In these methods, the 2D bounding boxes formed by the difference TFNs (shown in green) are used directly, so there is no need to combine the individual axis measures with the min or mean.

TFN-BB-IoU:
Similarity is defined as the intersection over union of the two TFN bounding boxes. \mu_{\mathrm{IoU}}(D, D') = \frac{|D \cap D'|}{|D \cup D'|}
TFN-BB-GIoU:
Similarity is defined as the generalized intersection over union measure of the two TFN bounding boxes. Let $$C$$ be the convex hull of $$D$$ and $$D'$$. Then, \mu_{\mathrm{GIoU}}(D, D') = \frac{1}{2} \bigg( \frac{|D \cap D'|}{|D \cup D'|} - \frac{|C \setminus (D \cup D')|}{|C|} + 1 \bigg)
TFN-BB-PD:
Similarity is defined as the percent difference between the corner points and centers of the two TFN bounding boxes. \mu_{\mathrm{PD}}(D, D') = \frac{1}{1 + \sum_{j \in \{x, y\}}PD(D_j, D_j')}

Histogram of Forces Methods

In these methods, the histograms of constant and gravitational (or hybrid) forces are compared using one of the three following similarity measures. The $$F_0$$ and $$F_2$$ histogram (or $$F_{02}$$) similarities between the object pairs $$AB$$ and $$A'B'$$ are averaged into a combined measure.

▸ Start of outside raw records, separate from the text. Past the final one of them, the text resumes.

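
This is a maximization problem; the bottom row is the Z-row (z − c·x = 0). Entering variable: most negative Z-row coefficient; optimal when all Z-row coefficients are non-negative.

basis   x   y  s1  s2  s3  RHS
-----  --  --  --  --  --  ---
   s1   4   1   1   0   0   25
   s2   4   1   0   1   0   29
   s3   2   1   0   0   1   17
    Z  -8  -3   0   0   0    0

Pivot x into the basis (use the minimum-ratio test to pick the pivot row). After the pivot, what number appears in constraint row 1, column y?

1/4

Ratio test on column x — row 1: 25/4 = 25/4; row 2: 29/4 = 29/4; row 3: 17/2 = 17/2. Minimum is 25/4 at row 1 (s1 leaves); pivot element 4.
Divide row 1 by 4; eliminate column x from the other rows.
In the new row 1, the y entry is the old entry divided by the pivot: 1/4 = 1/4.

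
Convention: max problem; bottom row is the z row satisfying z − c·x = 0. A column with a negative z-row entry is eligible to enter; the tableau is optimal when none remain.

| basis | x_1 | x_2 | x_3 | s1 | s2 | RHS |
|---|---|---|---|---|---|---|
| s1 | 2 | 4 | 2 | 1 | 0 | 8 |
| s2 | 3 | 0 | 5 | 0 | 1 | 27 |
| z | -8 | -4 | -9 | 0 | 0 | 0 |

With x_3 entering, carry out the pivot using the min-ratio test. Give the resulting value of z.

36

Ratio test on column x_3 — row 1: 8/2 = 4; row 2: 27/5 = 27/5. Minimum is 4 at row 1 (s1 leaves); pivot element 2.
Pivot on row 1; the z-row RHS becomes 0 − (-9)·4 = 36.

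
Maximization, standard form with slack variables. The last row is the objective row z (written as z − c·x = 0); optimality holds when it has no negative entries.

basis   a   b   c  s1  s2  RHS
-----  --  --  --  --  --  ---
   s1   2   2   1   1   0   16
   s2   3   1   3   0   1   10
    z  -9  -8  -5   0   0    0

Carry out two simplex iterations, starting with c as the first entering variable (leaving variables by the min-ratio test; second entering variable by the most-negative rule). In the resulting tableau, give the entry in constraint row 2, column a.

4/5

Ratio test on column c — row 1: 16/1 = 16; row 2: 10/3 = 10/3. Minimum is 10/3 at row 2 (s2 leaves); pivot element 3.
Divide row 2 by 3; eliminate column c from the other rows.
Second iteration: most negative z-row entry is -19/3 in column b, so b enters.
Ratio test on column b — row 1: (38/3)/(5/3) = 38/5; row 2: (10/3)/(1/3) = 10. Minimum is 38/5 at row 1 (s1 leaves); pivot element 5/3.
Divide row 1 by 5/3; eliminate column b from the other rows.
After both pivots, the entry at constraint row 2, column a is 4/5.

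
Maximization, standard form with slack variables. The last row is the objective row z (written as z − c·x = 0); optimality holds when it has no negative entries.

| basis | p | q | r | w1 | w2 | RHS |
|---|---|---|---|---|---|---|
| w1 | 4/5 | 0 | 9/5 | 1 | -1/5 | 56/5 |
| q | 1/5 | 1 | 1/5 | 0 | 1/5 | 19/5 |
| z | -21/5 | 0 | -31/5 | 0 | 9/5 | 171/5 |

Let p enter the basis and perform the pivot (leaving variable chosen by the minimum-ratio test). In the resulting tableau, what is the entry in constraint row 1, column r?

Ratio test on column p — row 1: (56/5)/(4/5) = 14; row 2: (19/5)/(1/5) = 19. Minimum is 14 at row 1 (w1 leaves); pivot element 4/5.
Divide row 1 by 4/5; eliminate column p from the other rows.
In the new row 1, the r entry is the old entry divided by the pivot: (9/5)/(4/5) = 9/4.

9/4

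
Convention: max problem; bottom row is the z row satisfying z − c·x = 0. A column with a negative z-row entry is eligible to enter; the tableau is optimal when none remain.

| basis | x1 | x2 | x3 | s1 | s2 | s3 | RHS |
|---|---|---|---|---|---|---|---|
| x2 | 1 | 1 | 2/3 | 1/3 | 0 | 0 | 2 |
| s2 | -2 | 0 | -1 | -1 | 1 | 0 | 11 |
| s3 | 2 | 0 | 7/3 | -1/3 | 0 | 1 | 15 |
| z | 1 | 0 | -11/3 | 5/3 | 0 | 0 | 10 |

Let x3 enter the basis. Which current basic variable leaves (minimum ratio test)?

x2

Column x3 entries and ratios — x2: 2/(2/3) = 3; s2: -1 ≤ 0, skip; s3: 15/(7/3) = 45/7.
Smallest ratio is 3 in the row of x2, so x2 leaves.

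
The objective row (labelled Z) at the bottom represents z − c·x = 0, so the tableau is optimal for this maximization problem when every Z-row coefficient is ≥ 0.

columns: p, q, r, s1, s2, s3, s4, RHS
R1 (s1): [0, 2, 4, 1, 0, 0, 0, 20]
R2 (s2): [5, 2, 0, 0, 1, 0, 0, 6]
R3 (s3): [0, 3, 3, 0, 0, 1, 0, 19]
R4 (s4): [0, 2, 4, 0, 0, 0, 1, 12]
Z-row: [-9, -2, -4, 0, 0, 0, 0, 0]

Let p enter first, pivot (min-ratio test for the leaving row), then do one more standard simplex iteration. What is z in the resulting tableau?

114/5

Ratio test on column p — row 1: entry 0 ≤ 0; row 2: 6/5 = 6/5; row 3: entry 0 ≤ 0; row 4: entry 0 ≤ 0. Minimum is 6/5 at row 2 (s2 leaves); pivot element 5.
Pivot on row 2; the Z-row RHS becomes 0 − (-9)·(6/5) = 54/5.
Next entering variable (most negative Z-row entry -4): r.
Ratio test on column r — row 1: 20/4 = 5; row 2: entry 0 ≤ 0; row 3: 19/3 = 19/3; row 4: 12/4 = 3. Minimum is 3 at row 4 (s4 leaves); pivot element 4.
After the second pivot the Z-row RHS is 54/5 − (-4)·3 = 114/5.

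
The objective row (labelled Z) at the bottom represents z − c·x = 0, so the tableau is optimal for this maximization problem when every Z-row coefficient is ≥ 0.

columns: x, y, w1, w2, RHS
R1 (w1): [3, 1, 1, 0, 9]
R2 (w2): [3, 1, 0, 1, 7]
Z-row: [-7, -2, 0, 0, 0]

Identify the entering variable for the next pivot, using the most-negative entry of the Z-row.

x

Negative Z-row entries: x: -7, y: -2.
The most negative is -7 in column x, so x enters.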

\mathrm{HoF\text{--}\mu} = \tfrac{1}{2}\mu\big(F_0^{AB}, F_0^{A'B'}\big) + \tfrac{1}{2}\mu\big(F_2^{AB}, F_2^{A'B'}\big)

HOF-T:
Similarity between histograms is defined as a Tversky index. \mu_T(h_1, h_2) = \frac{\sum_{\theta}\min(h_1(\theta), h_2(\theta))}{\sum_{\theta}\max(h_1(\theta), h_2(\theta))}
HOF-P:
Similarity between histograms is defined as a Pappis' measure. \mu_P(h_1, h_2) = 1 - \frac{\sum_{\theta}|h_1(\theta) - h_2(\theta)|}{\sum_{\theta}|h_1(\theta) + h_2(\theta)|}
HOF-C:
Similarity between histograms is defined as the normalized cross-correlation. \mu_C(h_1, h_2) = \frac{\sum_{\theta}h_1(\theta)h_2(\theta)}{\sqrt{\sum_{\theta}h_1^2(\theta)}\sqrt{\sum_{\theta}h_2^2(\theta)}}

In the figure below, you can adjust the shapes and positions of the boxes and their centroids. The TFN-RPDs and HoF-RPDs are shown for the relationships between the dark red and blue boxes and the light red and blue boxes. Several similarity measures are computed to evaluate how similar the dark pair of boxes is to the light pair.

Each of the measures evaluates the similarity of the spatial relationships differently. The TFN methods are simple to compute, however the HoF approach is more computationally demanding. Depending on the intended application, some measures may be more appropriate than others. Note how some measures are quick to drop to zero when the object pairs are not well aligned, whereas other measures maintain positive values regardless of the positions of the objects. These are by no means the only ways to compute spatial similarity between objects, but they demonstrate the variety of different approaches that one can consider.